Within the permanent building, the crowding has created a disciplinary headache. Ninety seconds after each new period begins, deans or teachers make a “hallway sweep” to catch the stragglers. Many of them wind up in detention for little more than having been caught in a human traffic jam.
“Students just have to cope with it,” said Shelleaza Ramdass, 18, a senior. “They don’t feel like they have a choice. That’s what they have to do.”
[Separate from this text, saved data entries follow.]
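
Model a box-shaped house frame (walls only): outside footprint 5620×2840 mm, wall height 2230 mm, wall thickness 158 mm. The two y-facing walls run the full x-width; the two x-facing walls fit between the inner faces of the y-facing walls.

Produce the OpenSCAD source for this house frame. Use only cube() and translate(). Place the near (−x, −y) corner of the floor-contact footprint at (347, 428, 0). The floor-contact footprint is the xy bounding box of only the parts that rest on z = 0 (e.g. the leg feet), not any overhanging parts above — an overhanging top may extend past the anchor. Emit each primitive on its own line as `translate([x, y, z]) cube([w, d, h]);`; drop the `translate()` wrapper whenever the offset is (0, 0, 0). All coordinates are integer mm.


translate([347, 428, 0]) cube([5620, 158, 2230]);
translate([347, 3110, 0]) cube([5620, 158, 2230]);
translate([347, 586, 0]) cube([158, 2524, 2230]);
translate([5809, 586, 0]) cube([158, 2524, 2230]);


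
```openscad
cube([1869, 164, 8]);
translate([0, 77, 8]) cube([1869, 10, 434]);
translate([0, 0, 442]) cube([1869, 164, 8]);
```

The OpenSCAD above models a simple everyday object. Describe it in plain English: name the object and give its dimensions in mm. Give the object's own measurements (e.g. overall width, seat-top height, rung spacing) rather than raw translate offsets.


An I-beam lying along x, 1869 mm long. Overall section height 450 mm. Two flanges 164 mm wide (y) and 8 mm thick, one on the floor and one at the top; a web 10 mm thick runs between them, centred on the flange width.


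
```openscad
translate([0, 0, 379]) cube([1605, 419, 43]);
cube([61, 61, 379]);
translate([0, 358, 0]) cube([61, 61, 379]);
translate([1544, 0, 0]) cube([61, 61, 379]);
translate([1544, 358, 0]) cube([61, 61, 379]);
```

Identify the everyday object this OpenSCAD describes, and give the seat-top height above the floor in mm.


A bench. The seat-top height is 422 mm.

A long slab on four corner posts — a bench. The slab sits at z = 379 with thickness 43, so the top is 379 + 43 = 422 mm.


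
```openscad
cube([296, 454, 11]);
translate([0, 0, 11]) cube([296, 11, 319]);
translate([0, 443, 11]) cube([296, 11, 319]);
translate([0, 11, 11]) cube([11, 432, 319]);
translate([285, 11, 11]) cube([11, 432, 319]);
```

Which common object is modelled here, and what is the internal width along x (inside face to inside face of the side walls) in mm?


An open box. The internal width is 274 mm.

A 296×454 base slab with four walls standing on it — an open box. The base is 296 mm wide and the walls are 11 mm thick, so the internal width is 296 − 2 × 11 = 274 mm.


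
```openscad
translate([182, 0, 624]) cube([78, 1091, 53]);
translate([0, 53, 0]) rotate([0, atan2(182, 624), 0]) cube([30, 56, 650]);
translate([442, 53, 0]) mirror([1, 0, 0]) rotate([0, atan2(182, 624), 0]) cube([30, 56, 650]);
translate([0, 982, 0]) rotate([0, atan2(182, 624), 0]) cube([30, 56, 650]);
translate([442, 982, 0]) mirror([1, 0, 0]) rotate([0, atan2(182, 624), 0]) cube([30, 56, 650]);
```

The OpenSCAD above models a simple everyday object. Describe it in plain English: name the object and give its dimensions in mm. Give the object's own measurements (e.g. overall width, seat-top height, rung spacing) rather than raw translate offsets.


A sawhorse. A 78×1091×53 mm beam (x, y, z) sits on two A-frame leg pairs. Each pair is two raked legs of 30×56 mm section (56 mm along y) splaying symmetrically in x. Each leg rises 624 mm vertically over 182 mm of horizontal reach and is 650 mm long along its own axis. Every leg's outer bottom edge rests on the floor and its outer top edge meets a bottom edge of the beam — the left legs (tilting toward +x) meet the beam's −x bottom edge, the right legs (their mirror images, tilting toward −x) meet its +x bottom edge — so the leg tops tuck under the beam, the beam's underside is 624 mm above the floor, and the feet are 442 mm apart outside-to-outside with the beam centred between them. The two leg pairs are set in 53 mm from either end of the beam.


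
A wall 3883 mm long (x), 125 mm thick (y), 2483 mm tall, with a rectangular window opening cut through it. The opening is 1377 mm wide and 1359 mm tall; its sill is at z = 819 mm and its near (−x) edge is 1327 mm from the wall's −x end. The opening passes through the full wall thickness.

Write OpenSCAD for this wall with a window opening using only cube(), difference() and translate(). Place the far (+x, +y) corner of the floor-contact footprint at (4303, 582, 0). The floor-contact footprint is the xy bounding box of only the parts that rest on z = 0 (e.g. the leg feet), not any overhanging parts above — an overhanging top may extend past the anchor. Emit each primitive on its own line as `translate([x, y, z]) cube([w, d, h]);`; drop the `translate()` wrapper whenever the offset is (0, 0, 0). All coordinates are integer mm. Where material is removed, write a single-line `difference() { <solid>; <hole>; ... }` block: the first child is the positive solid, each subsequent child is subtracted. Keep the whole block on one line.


difference() { translate([420, 457, 0]) cube([3883, 125, 2483]); translate([1747, 457, 819]) cube([1377, 125, 1359]); }


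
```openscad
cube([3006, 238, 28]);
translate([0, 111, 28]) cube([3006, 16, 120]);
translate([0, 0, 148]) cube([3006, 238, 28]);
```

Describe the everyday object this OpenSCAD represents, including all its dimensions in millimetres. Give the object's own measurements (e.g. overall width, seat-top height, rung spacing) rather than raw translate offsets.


An I-beam lying along x, 3006 mm long. Overall section height 176 mm. Two flanges 238 mm wide (y) and 28 mm thick, one on the floor and one at the top; a web 16 mm thick runs between them, centred on the flange width.


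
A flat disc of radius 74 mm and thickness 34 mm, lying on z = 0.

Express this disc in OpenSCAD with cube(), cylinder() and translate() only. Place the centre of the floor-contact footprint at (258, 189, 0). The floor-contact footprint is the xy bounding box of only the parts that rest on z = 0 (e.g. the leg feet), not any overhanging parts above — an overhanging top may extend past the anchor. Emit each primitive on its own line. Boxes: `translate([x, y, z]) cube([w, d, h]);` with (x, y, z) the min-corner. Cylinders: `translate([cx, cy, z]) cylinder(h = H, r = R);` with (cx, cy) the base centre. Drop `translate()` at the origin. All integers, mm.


translate([258, 189, 0]) cylinder(h = 34, r = 74);


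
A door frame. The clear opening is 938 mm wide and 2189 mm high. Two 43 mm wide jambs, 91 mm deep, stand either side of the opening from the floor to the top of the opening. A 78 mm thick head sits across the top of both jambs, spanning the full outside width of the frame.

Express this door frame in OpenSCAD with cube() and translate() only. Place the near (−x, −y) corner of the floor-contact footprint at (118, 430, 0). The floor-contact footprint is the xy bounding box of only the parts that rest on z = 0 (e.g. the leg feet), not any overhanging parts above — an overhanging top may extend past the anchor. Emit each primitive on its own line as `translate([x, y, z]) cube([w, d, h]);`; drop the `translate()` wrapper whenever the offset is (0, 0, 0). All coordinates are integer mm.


translate([118, 430, 0]) cube([43, 91, 2189]);
translate([1099, 430, 0]) cube([43, 91, 2189]);
translate([118, 430, 2189]) cube([1024, 91, 78]);


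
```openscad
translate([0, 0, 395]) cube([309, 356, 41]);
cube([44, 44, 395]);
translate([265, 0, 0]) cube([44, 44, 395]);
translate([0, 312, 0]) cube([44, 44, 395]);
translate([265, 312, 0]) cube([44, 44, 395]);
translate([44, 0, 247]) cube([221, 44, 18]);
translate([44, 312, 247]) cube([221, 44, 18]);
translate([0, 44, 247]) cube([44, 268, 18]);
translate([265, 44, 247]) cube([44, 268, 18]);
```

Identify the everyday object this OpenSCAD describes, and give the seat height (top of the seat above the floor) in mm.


A stool. The seat height is 436 mm.

A 309×356×41 slab at z = 395 on four corner posts — a stool. The seat top is 395 + 41 = 436 mm.


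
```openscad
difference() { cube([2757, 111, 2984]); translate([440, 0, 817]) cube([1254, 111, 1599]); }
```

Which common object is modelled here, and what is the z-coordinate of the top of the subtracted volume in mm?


A wall with a window opening. The window head height is 2416 mm.

A wall with a rectangular opening subtracted — a window. Sill at z = 817, opening 1599 mm tall, so the head is at 817 + 1599 = 2416 mm.


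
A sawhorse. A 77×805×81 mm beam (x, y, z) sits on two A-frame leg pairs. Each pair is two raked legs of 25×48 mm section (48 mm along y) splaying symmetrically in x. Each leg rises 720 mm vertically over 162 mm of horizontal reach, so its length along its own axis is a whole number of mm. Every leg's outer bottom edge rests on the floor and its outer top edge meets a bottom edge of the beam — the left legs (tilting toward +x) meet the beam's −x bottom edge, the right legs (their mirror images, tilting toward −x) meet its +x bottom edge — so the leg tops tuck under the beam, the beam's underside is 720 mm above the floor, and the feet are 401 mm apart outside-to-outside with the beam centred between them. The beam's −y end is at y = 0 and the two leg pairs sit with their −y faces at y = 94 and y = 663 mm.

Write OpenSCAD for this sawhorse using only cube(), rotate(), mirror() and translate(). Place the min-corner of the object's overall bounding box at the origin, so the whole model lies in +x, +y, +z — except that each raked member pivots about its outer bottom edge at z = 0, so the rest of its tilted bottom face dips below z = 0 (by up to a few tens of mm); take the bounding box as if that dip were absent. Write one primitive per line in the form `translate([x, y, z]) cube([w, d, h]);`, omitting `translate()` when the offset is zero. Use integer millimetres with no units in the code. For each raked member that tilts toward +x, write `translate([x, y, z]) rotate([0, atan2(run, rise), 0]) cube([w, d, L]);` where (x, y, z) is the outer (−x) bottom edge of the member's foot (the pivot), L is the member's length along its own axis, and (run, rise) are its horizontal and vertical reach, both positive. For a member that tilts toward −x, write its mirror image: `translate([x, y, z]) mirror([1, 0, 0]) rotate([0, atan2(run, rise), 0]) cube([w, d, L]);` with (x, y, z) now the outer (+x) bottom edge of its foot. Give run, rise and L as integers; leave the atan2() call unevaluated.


translate([162, 0, 720]) cube([77, 805, 81]);
translate([0, 94, 0]) rotate([0, atan2(162, 720), 0]) cube([25, 48, 738]);
translate([401, 94, 0]) mirror([1, 0, 0]) rotate([0, atan2(162, 720), 0]) cube([25, 48, 738]);
translate([0, 663, 0]) rotate([0, atan2(162, 720), 0]) cube([25, 48, 738]);
translate([401, 663, 0]) mirror([1, 0, 0]) rotate([0, atan2(162, 720), 0]) cube([25, 48, 738]);


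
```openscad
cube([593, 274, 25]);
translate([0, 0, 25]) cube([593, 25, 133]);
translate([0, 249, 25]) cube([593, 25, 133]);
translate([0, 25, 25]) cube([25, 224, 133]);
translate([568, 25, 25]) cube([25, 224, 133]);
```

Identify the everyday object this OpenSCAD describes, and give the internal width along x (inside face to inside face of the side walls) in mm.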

Richmond Hill received a C grade on its Department of Education report card, and its pupils perform decently on standardized tests. But daily attendance remains at about 80 percent, and the attrition rate from freshman year to senior year is more than 50 percent. It is only fair to wonder how much those numbers reflect the disenchantment or disengagement of students who begin their high school careers in trailers.
Ms. DeSanctis, the principal, has increased team-teaching, particularly in English as a Second Language classes, and has asked the education department to build a direct corridor from the main building to the trailer yard. (She is still waiting for an answer.) It is also possible, however, that next year Richmond Hill will have to extend its class day by one more period so that it will run 7:19 a.m. to roughly 4:15 p.m.
“What I’d love is a brand-new building,” said Ms. DeSanctis, offering her opinion. “What I know is that nobody who has trailers has ever had them removed.”